One graduation coach already decided to take a position elsewhere, and Shearouse said that between social workers in the schools and other employees, the duties would be covered. Cutting these positions will save $157,650.

“We want to look at all our programs and make them beneficial, and it’s tough to make these decisions,” Shearouse said. “We’d like to not make any of these decisions regarding cutting funds. I want to say that this local board is having to make these decisions, but it’s not something they brought upon themselves; it was brought upon by something different than Effingham County.”

These actions are part of the larger budget challenge addressed in a public hearing at the meeting. Shearouse explained that the state has implemented $21,381,148 in austerity cuts to the school system since 2003, including nearly $10 million in 2010.

Effingham has the 153rd largest student population out of 184 systems in Georgia, but it spends less than 80 percent of those systems. For pupil and teacher expenses, Effingham spends more than 60 percent of the systems. In general administrative and school administrative spending, the system is in the bottom 18 percent.

The superintendent’s office has projected its revenue in fiscal year 2011 to be just shy of $79 million, which is $3 million less than the final revised budget from this school year and $7 million less than the revised 2008-09 budget. The board has yet to receive a concrete number on its state funding. The 2010-11 draft budget has reduced its expectations in property tax revenue by $600,000, which may change. The draft budget also is projecting the state equalization grant to remain around $5 million, 60 percent less than the 2008-09 budget, but this may change as well.

However, next year’s draft budget expenditures are expected to be approximately $84.5 million, leaving the board to scrounge for nearly $6 million worth of cuts. Until now, they have been able to trim fat from the budget to where students and teachers barely noticed. But to save the $6 million they expect to lose, the board will have to make tough decisions.

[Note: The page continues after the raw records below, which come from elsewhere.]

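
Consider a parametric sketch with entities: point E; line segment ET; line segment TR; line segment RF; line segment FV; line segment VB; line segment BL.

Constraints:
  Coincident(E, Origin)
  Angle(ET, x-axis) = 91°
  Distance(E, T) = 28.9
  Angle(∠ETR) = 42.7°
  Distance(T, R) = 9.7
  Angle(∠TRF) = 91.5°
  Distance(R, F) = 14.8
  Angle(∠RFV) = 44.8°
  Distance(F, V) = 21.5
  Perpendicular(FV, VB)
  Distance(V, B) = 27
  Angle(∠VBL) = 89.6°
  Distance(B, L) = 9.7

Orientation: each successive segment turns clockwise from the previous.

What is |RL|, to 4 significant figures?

16.55

E is at the origin; ET runs at 91.0° with length 28.9, so T = (-0.5044, 28.90). ∠ETR = 42.7° gives TR at -46.30° from the x-axis; with |TR| = 9.7, R = (6.197, 21.88). ∠TRF = 91.5° gives RF at -134.8° from the x-axis; with |RF| = 14.8, F = (-4.231, 11.38). ∠RFV = 44.8° gives FV at 90.00° from the x-axis; with |FV| = 21.5, V = (-4.231, 32.88). The perpendicularity gives VB at right angles to FV, so VB runs at 0.000°; with |VB| = 27.0, B = (22.77, 32.88). ∠VBL = 89.6° gives BL at -90.40° from the x-axis; with |BL| = 9.7, L = (22.70, 23.18). Then |RL| = |L − R| = 16.55.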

They have decided to move pre-kindergarten from the Marlow and Central Learning Centers to their district elementary schools next year and dropped the last week of this school year. As faculty and staff have been lost through retirement and attrition, the board has not replaced them, which ultimately inflated many class sizes and pushed some teachers to spilt classes between schools.

“There were things, such as people moving around to different positions, but still folks are not losing their job based on their not having a position in the system,” Shearouse said.

The school board does not anticipate increasing class sizes beyond state limits. They expect to lose 27 teaching positions through attrition in addition to the abolished graduation coaches. Other budget areas under consideration for combing include eliminating extracurricular supplement payments and some assistant coach positions in athletics, reducing public library funding, cutting high school paraprofessionals, and cropping work days for custodians, paraprofessionals and nurses.

“I’m now looking at places to save thousands of dollars, and I used to look for hundreds of thousands,” Assistant Superintendent Greg Arnsdorff said earlier this week.